Washington - O número de casos de coronavírus nos EUA ultrapassou meio milhão no fim de semana do feriado de Páscoa, com 18.777 mortes, enquanto o presidente Donald Trump afirmou que a decisão sobre quando será seguro reabrir o país será a maior que ele já teve de tomar. Especialistas em saúde pública alertaram que o número de mortos nos EUA poderá subir para 200 mil durante o verão, se os pedidos sem precedentes para ficar em casa forem suspensos.
Trump, buscando a reeleição em novembro, disse desejar que a vida volte ao normal o mais rápido possível e que as amplas restrições ao movimento destinadas a conter a propagação da doença Covid-19 causada pelo novo coronavírus carregam seus próprios custos à saúde pública e à economia.
Trump afirmou que os fatos determinariam o próximo passo. Questionado sobre quais parâmetros ele usaria para fazer seu julgamento, ele apontou para sua testa: "Os parâmetros estão aqui, esses são os meus parâmetros." As atuais diretrizes federais vão até 30 de abril.
O presidente terá que decidir se deve estendê-las ou começar a incentivar as pessoas a voltar ao trabalho e a um estilo de vida mais normal. Trump disse que iria divulgar um novo conselho consultivo, possivelmente na terça-feira (14), que incluirá alguns governadores estaduais e se concentrará no processo de reabertura da economia dos EUA.
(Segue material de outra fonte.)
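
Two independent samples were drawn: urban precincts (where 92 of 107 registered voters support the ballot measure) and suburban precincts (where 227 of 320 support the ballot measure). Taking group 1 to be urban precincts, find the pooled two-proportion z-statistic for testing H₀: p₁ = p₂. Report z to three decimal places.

z = 3.099

p̂₁ = 92/107 = 0.85981, p̂₂ = 227/320 = 0.70937.
Pooled p̂ = (92+227)/(107+320) = 319/427 = 0.74707.
SE = √[p̂(1−p̂)(1/n₁+1/n₂)] = √[0.74707·0.25293·(1/107+1/320)] ≈ 0.048543.
z = (p̂₁ − p̂₂)/SE = (0.85981 − 0.70937)/0.048543 = 0.15044/0.048543 = 3.099.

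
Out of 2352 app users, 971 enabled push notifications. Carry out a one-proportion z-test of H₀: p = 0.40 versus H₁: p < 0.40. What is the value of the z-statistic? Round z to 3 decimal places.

z = 1.271

Sample proportion p̂ = 971/2352 = 0.41284.
Under H₀, SE = √(p₀(1−p₀)/n) = √(0.40·0.60/2352) = √0.000102041 = 0.010102.
z = (0.41284 − 0.40)/0.010102 = 0.01284/0.010102 = 1.271.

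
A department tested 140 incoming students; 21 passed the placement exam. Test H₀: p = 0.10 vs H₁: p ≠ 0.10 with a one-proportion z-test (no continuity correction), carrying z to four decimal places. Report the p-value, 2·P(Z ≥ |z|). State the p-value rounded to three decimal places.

p-value = 0.049

With x = 21 successes in n = 140, p̂ = 0.15000.
Null standard error: √(0.10·0.90/140) = √0.000642857 = 0.025355.
Test statistic (full precision, shown to 4 dp): z = (21/140 − 0.10)/SE₀ ≈ 1.9720.
p-value = 2·P(Z ≥ |z|) with z = 1.9720 → 0.049.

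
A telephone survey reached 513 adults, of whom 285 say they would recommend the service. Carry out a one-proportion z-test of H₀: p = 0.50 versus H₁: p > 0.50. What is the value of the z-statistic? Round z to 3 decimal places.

p̂ = 285/513 = 0.55556.
SE₀ = √(0.50·0.50/513) = 0.022076.
z = (0.55556 − 0.50)/0.022076 = 0.05556/0.022076 = 2.517.

z = 2.517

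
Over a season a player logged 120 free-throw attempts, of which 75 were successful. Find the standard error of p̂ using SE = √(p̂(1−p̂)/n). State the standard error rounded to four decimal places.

SE = 0.0442

With x = 75 successes in n = 120, p̂ = 0.62500.
p̂(1−p̂) = 0.234375.
Dividing by n and taking the root: √0.001953125 = 0.0442.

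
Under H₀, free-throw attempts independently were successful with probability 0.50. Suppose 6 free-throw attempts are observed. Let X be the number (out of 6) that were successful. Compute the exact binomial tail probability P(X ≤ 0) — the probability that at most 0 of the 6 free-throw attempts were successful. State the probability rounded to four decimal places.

P = 0.0156

X is binomial with n = 6 and p = 0.50.
P(X ≤ 0) = C(6,0)·0.50^0·0.50^6.
= 0.015625 = 0.0156.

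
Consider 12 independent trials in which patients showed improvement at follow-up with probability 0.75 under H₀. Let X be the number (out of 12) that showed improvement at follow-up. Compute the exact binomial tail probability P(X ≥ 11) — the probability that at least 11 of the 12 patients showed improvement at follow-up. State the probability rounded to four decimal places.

X ~ Binomial(n=12, p=0.75).
P(X ≥ 11) = C(12,11)·0.75^11·0.25^1 + C(12,12)·0.75^12·0.25^0.
= 0.126705 + 0.031676 = 0.1584.

P = 0.1584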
O número de americanos que buscam benefícios de desemprego nas últimas três semanas ultrapassou 15 milhões, com novos pedidos semanais superando 6 milhões pela segunda vez consecutiva na semana passada. O governo disse que a economia eliminou 701.000 empregos em março. Essa foi a maior perda de empregos desde a Grande Recessão e encerrou o maior boom de empregos na história dos EUA, iniciado no final de 2010.
NOVA YORK
As escolas públicas de Nova York, cidade mais afetada pela pandemia de coronavírus no mundo, estarão fechadas até o final do ano letivo, anunciou o prefeito Bill de Blasio neste sábado (11). O prefeito disse que tomou a decisão depois de conversar com Anthony Fauci, o principal consultor científico do governo dos EUA. A nova medida afeta 1,1 milhão de crianças, que deveriam concluir o ano letivo no final de junho.
As escolas públicas de Nova York já estão fechadas desde 16 de março, mas com aulas online.